Data teams treat SPAN as a read-only source of truth for their customer data where identity, demographic, metric, segmentation, and consent logic is defined once and used everywhere.

**1. The Universal Join Key**

The `PROFILE_ID` represents a single key that defines an identity. It is the standard primary and foreign key relating all compiled dimension and fact tables.&#x20;

**2. Simplifying Data Models**

Data and analytics engineers can remove complex resolution logic from their models. With SPAN, they do not need to write 50-line `CASE` statements to resolve user IDs or to define business metrics. They simply perform a single `JOIN` to the SPAN tables using either the standard `PROFILE_ID` when building downstream of SPAN or `SOURCE_ID` and `SOURCE_DATASET` when using models upstream of SPAN.

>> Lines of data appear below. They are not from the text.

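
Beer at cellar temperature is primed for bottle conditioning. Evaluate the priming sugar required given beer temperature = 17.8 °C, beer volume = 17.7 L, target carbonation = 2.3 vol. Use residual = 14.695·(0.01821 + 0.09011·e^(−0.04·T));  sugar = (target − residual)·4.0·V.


residual = 14.695·(0.01821 + 0.09011·e^(−0.04·17.8)) = 0.9173
sugar = (2.3 − 0.9173)·4.0·17.7

97.8942 g


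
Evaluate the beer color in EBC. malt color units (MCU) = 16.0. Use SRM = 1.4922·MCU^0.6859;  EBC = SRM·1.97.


SRM = 1.4922·16.0^0.6859 = 9.9939
EBC = 9.9939·1.97

19.6879 EBC


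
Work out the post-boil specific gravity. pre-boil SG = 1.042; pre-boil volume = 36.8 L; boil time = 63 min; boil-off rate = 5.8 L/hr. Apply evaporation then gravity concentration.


V_post = V_pre − rate·(t/60);  SG_post = 1 + (SG_pre−1)·V_pre/V_post
V_post = 36.8 − 5.8·(63/60) = 30.7100
SG_post = 1 + (1.042 − 1)·36.8/30.7100

1.0503


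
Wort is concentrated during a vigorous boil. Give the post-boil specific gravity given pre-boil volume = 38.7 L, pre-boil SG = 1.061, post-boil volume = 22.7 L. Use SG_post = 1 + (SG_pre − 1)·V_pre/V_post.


pts_pre = (1.061 − 1)·1000 = 61.0000
pts_post = 61.0000·38.7/22.7 = 103.9956
SG_post = 1 + 103.9956/1000

1.1040


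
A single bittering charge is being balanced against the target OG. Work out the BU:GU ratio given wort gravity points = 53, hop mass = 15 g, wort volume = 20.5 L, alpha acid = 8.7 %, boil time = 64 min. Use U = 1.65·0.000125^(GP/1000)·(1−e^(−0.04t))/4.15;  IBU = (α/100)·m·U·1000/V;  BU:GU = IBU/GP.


U = 1.65·0.000125^(53/1000)·(1−e^(−0.04·64))/4.15 = 0.2278
IBU = (8.7/100)·15·0.2278·1000/20.5 = 14.5040
BU:GU = 14.5040/53

0.2737


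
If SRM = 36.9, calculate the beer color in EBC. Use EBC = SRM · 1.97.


EBC = 36.9 · 1.97

72.6930 EBC


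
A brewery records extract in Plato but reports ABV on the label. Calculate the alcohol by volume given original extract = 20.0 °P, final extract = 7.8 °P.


SG = 259/(259 − P);  ABV = (OG − FG)·131.25
OG = 259/(259 − 20.0) = 1.0837
FG = 259/(259 − 7.8) = 1.0311
ABV = (1.0837 − 1.0311)·131.25

6.9078 % ABV


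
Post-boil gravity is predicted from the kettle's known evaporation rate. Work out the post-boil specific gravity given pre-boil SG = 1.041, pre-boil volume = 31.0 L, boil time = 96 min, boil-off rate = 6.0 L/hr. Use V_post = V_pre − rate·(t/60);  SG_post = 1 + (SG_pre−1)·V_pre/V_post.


V_post = 31.0 − 6.0·(96/60) = 21.4000
SG_post = 1 + (1.041 − 1)·31.0/21.4000

1.0594


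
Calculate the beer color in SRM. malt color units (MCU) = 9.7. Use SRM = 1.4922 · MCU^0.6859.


SRM = 1.4922 · 9.7^0.6859

7.0901 SRM


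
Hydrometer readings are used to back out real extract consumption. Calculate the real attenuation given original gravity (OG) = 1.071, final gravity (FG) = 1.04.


AA = (OG−FG)/(OG−1)·100;  RA = AA·0.8192
AA = (1.071 − 1.04)/(1.071 − 1)·100 = 43.6620
RA = 43.6620·0.8192

35.7679 %


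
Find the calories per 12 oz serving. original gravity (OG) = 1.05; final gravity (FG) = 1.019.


ABW = (OG−FG)·131.25·0.79/FG;  °P = 259 − 259/SG (for OG→OE and FG→AE);  RE = 0.1808·OE + 0.8192·AE;  Cal = (6.9·ABW + 4·(RE−0.1))·FG·3.55
ABW = (1.05 − 1.019)·131.25·0.79/1.019 = 3.1544
OE = 259 − 259/1.05 = 12.3333 °P
AE = 259 − 259/1.019 = 4.8292 °P
RE = 0.1808·12.3333 + 0.8192·4.8292 = 6.1860 °P
Cal = (6.9·3.1544 + 4·(6.1860−0.1))·1.019·3.55

166.7976 kcal


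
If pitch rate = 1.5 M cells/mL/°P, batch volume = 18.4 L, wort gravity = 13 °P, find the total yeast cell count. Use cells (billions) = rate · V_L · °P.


cells = 1.5 · 18.4 · 13

358.8000 billion cells


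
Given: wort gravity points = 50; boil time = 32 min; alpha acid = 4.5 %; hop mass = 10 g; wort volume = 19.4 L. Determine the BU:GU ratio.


U = 1.65·0.000125^(GP/1000)·(1−e^(−0.04t))/4.15;  IBU = (α/100)·m·U·1000/V;  BU:GU = IBU/GP
U = 1.65·0.000125^(50/1000)·(1−e^(−0.04·32))/4.15 = 0.1831
IBU = (4.5/100)·10·0.1831·1000/19.4 = 4.2482
BU:GU = 4.2482/50

0.0850


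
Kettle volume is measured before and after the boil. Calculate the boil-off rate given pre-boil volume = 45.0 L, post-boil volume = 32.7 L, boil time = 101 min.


rate = (V_pre − V_post) / (t_min/60)
rate = (45.0 − 32.7) / (101/60)

7.3069 L/hr


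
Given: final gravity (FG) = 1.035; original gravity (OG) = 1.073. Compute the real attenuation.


AA = (OG−FG)/(OG−1)·100;  RA = AA·0.8192
AA = (1.073 − 1.035)/(1.073 − 1)·100 = 52.0548
RA = 52.0548·0.8192

42.6433 %


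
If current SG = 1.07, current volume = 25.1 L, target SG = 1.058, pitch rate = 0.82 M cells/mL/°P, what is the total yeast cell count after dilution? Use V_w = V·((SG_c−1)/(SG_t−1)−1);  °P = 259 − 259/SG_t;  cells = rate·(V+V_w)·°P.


V_w = 25.1·((1.07−1)/(1.058−1)−1) = 5.1931
V_final = 25.1 + 5.1931 = 30.2931
°P = 259 − 259/1.058 = 14.1985
cells = 0.82·30.2931·14.1985

352.6953 billion cells


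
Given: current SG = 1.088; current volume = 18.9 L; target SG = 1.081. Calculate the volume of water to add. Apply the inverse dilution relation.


V_water = V·((SG_curr − 1)/(SG_target − 1) − 1)
V_water = 18.9·((1.088 − 1)/(1.081 − 1) − 1)

1.6333 L


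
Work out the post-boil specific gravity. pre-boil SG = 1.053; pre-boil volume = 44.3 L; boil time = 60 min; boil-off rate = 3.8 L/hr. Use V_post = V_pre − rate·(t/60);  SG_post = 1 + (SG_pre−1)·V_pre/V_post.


V_post = 44.3 − 3.8·(60/60) = 40.5000
SG_post = 1 + (1.053 − 1)·44.3/40.5000

1.0580


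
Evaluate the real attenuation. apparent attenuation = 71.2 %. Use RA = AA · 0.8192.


RA = 71.2 · 0.8192

58.3270 %


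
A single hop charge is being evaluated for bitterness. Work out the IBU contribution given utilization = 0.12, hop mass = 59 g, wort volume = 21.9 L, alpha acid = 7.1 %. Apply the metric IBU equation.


IBU = (α/100)·mass·U·1000 / V
IBU = (7.1/100)·59·0.12·1000 / 21.9

22.9534 IBU


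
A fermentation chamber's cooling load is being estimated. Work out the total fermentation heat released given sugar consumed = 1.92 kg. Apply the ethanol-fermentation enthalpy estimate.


Q = m_sugar · 590 kJ/kg
Q = 1.92 · 590

1132.8000 kJ


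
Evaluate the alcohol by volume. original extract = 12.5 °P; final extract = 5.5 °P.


SG = 259/(259 − P);  ABV = (OG − FG)·131.25
OG = 259/(259 − 12.5) = 1.0507
FG = 259/(259 − 5.5) = 1.0217
ABV = (1.0507 − 1.0217)·131.25

3.8080 % ABV


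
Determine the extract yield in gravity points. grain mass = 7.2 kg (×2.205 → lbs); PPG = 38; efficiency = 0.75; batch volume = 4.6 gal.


points = lbs × PPG × eff / vol
lbs = 7.2 × 2.205 = 15.8760
points = 15.8760 × 38 × 0.75 / 4.6

98.3622 points


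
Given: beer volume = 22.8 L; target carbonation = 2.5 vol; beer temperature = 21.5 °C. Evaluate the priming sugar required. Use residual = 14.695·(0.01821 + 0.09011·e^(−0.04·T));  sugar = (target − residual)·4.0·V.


residual = 14.695·(0.01821 + 0.09011·e^(−0.04·21.5)) = 0.8279
sugar = (2.5 − 0.8279)·4.0·22.8

152.4925 g


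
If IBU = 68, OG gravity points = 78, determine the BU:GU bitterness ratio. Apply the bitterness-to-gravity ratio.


BU:GU = IBU / OG_points
BU:GU = 68 / 78

0.8718


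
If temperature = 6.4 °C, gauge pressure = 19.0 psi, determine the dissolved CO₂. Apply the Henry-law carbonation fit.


vols = (P + 14.695)·(0.01821 + 0.09011·e^(−0.04·T))
vols = (19.0 + 14.695)·(0.01821 + 0.09011·e^(−0.04·6.4))

2.9641 volumes


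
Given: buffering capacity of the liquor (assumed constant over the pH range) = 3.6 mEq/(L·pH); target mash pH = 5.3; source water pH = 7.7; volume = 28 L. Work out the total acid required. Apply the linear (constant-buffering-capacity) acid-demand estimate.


acid = buffering capacity · (pH_source − pH_target) · V
acid = 3.6 · (7.7 − 5.3) · 28

241.9200 mEq


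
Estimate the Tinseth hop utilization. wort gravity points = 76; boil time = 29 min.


U = 1.65·0.000125^(GP/1000) · (1 − e^(−0.04·t))/4.15
bigness = 1.65·0.000125^(76/1000) = 0.8334
boil_factor = (1 − e^(−0.04·29))/4.15 = 0.1654
U = 0.8334 · 0.1654

0.1379


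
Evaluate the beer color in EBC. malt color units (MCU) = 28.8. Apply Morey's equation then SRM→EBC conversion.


SRM = 1.4922·MCU^0.6859;  EBC = SRM·1.97
SRM = 1.4922·28.8^0.6859 = 14.9563
EBC = 14.9563·1.97

29.4639 EBC


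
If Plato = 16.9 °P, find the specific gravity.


SG = 259/(259 − P)
SG = 259/(259 − 16.9)

1.0698


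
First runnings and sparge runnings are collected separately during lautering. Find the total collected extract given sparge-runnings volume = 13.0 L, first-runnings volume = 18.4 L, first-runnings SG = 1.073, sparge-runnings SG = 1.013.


total = Σ (SG_i − 1)·1000·V_i
first = (1.073 − 1)·1000·18.4 = 1343.2000
sparge = (1.013 − 1)·1000·13.0 = 169.0000
total = 1343.2000 + 169.0000

1512.2000 gravity·L


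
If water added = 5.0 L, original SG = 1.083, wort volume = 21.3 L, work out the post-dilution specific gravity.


SG_new = 1 + (SG_old − 1)·V_old/(V_old + V_water)
pts = (1.083 − 1)·1000·21.3/(21.3 + 5.0) = 67.2205
SG_new = 1 + 67.2205/1000

1.0672


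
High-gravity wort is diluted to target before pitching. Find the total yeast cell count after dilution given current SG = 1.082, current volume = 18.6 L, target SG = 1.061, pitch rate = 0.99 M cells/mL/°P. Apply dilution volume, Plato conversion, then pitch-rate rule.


V_w = V·((SG_c−1)/(SG_t−1)−1);  °P = 259 − 259/SG_t;  cells = rate·(V+V_w)·°P
V_w = 18.6·((1.082−1)/(1.061−1)−1) = 6.4033
V_final = 18.6 + 6.4033 = 25.0033
°P = 259 − 259/1.061 = 14.8907
cells = 0.99·25.0033·14.8907

368.5924 billion cells


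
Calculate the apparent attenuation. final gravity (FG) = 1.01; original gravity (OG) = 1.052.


AA = (OG − FG)/(OG − 1) · 100
AA = (1.052 − 1.01)/(1.052 − 1) · 100

80.7692 %


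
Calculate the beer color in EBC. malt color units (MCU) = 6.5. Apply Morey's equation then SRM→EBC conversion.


SRM = 1.4922·MCU^0.6859;  EBC = SRM·1.97
SRM = 1.4922·6.5^0.6859 = 5.3877
EBC = 5.3877·1.97

10.6138 EBC


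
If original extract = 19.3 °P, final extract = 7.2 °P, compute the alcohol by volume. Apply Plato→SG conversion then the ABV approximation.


SG = 259/(259 − P);  ABV = (OG − FG)·131.25
OG = 259/(259 − 19.3) = 1.0805
FG = 259/(259 − 7.2) = 1.0286
ABV = (1.0805 − 1.0286)·131.25

6.8149 % ABV


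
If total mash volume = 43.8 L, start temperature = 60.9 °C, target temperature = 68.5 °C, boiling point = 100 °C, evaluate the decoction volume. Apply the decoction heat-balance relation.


V_dec = V_total·(T_target − T_start)/(T_boil − T_start)
V_dec = 43.8·(68.5 − 60.9)/(100 − 60.9)

8.5136 L


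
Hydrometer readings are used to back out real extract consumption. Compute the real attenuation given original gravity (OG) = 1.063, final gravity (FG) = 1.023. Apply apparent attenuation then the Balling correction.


AA = (OG−FG)/(OG−1)·100;  RA = AA·0.8192
AA = (1.063 − 1.023)/(1.063 − 1)·100 = 63.4921
RA = 63.4921·0.8192

52.0127 %


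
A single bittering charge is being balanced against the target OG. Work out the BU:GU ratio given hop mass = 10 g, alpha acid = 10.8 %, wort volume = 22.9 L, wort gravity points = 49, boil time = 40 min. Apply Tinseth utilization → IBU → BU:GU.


U = 1.65·0.000125^(GP/1000)·(1−e^(−0.04t))/4.15;  IBU = (α/100)·m·U·1000/V;  BU:GU = IBU/GP
U = 1.65·0.000125^(49/1000)·(1−e^(−0.04·40))/4.15 = 0.2043
IBU = (10.8/100)·10·0.2043·1000/22.9 = 9.6346
BU:GU = 9.6346/49

0.1966


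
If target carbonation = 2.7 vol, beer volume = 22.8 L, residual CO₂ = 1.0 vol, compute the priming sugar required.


sugar = (target − residual)·4.0·V
sugar = (2.7 − 1.0)·4.0·22.8

155.0400 g


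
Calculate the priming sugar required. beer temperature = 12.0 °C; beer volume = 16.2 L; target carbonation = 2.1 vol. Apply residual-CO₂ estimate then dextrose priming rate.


residual = 14.695·(0.01821 + 0.09011·e^(−0.04·T));  sugar = (target − residual)·4.0·V
residual = 14.695·(0.01821 + 0.09011·e^(−0.04·12.0)) = 1.0870
sugar = (2.1 − 1.0870)·4.0·16.2

65.6445 g


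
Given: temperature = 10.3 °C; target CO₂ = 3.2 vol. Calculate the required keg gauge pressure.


psi = vols/(0.01821 + 0.09011·e^(−0.04·T)) − 14.695
psi = 3.2/(0.01821 + 0.09011·e^(−0.04·10.3)) − 14.695

26.3875 psi


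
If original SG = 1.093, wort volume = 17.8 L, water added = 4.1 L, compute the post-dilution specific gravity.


SG_new = 1 + (SG_old − 1)·V_old/(V_old + V_water)
pts = (1.093 − 1)·1000·17.8/(17.8 + 4.1) = 75.5890
SG_new = 1 + 75.5890/1000

1.0756


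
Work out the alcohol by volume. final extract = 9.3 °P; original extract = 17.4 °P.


SG = 259/(259 − P);  ABV = (OG − FG)·131.25
OG = 259/(259 − 17.4) = 1.0720
FG = 259/(259 − 9.3) = 1.0372
ABV = (1.0720 − 1.0372)·131.25

4.5642 % ABV


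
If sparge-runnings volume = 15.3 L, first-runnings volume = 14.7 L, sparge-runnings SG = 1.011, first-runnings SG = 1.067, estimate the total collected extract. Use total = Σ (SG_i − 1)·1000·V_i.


first = (1.067 − 1)·1000·14.7 = 984.9000
sparge = (1.011 − 1)·1000·15.3 = 168.3000
total = 984.9000 + 168.3000

1153.2000 gravity·L


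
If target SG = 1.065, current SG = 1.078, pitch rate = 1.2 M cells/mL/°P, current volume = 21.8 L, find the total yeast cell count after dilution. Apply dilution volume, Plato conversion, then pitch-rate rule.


V_w = V·((SG_c−1)/(SG_t−1)−1);  °P = 259 − 259/SG_t;  cells = rate·(V+V_w)·°P
V_w = 21.8·((1.078−1)/(1.065−1)−1) = 4.3600
V_final = 21.8 + 4.3600 = 26.1600
°P = 259 − 259/1.065 = 15.8075
cells = 1.2·26.1600·15.8075

496.2294 billion cells


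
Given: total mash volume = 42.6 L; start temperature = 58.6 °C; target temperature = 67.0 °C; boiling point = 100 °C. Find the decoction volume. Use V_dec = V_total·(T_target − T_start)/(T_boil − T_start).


V_dec = 42.6·(67.0 − 58.6)/(100 − 58.6)

8.6435 L


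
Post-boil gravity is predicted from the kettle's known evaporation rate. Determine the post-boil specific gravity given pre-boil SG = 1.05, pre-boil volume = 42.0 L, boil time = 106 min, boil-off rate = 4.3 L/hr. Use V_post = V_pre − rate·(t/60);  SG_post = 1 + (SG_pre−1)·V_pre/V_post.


V_post = 42.0 − 4.3·(106/60) = 34.4033
SG_post = 1 + (1.05 − 1)·42.0/34.4033

1.0610


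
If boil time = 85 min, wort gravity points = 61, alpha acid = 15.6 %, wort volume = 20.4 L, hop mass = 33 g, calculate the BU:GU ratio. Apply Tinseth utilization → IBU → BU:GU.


U = 1.65·0.000125^(GP/1000)·(1−e^(−0.04t))/4.15;  IBU = (α/100)·m·U·1000/V;  BU:GU = IBU/GP
U = 1.65·0.000125^(61/1000)·(1−e^(−0.04·85))/4.15 = 0.2221
IBU = (15.6/100)·33·0.2221·1000/20.4 = 56.0550
BU:GU = 56.0550/61

0.9189


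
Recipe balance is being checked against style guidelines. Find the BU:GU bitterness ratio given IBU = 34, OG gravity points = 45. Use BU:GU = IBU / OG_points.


BU:GU = 34 / 45

0.7556


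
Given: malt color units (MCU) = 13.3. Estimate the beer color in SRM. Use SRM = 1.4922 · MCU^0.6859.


SRM = 1.4922 · 13.3^0.6859

8.8039 SRM


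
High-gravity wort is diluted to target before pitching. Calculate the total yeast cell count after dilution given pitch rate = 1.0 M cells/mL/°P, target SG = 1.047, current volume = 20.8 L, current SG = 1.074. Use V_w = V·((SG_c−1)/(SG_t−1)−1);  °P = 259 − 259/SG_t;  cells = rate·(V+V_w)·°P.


V_w = 20.8·((1.074−1)/(1.047−1)−1) = 11.9489
V_final = 20.8 + 11.9489 = 32.7489
°P = 259 − 259/1.047 = 11.6266
cells = 1.0·32.7489·11.6266

380.7572 billion cells


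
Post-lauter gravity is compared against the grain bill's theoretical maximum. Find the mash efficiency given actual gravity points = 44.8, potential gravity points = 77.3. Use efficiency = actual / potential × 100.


efficiency = 44.8 / 77.3 × 100

57.9560 %


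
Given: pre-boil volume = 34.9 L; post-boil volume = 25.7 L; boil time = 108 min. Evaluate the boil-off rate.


rate = (V_pre − V_post) / (t_min/60)
rate = (34.9 − 25.7) / (108/60)

5.1111 L/hr


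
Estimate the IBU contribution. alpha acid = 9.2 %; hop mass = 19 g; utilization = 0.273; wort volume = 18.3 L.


IBU = (α/100)·mass·U·1000 / V
IBU = (9.2/100)·19·0.273·1000 / 18.3

26.0767 IBU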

**3. Cross-Domain Mapping**

Marketing systems use emails, product systems use UUIDs, and transactional platforms use accounting IDs. SPAN maps all of these to a single `PROFILE_ID`. Teams use this bridge to link ad spend directly to feature usage, to checkout A/B testing, to revenue metrics without a spider web of custom scripts.

> Data doesn't need to live in silos any more, SPAN's creates a lingua franca between your data sources via the `PROFILE_ID`

***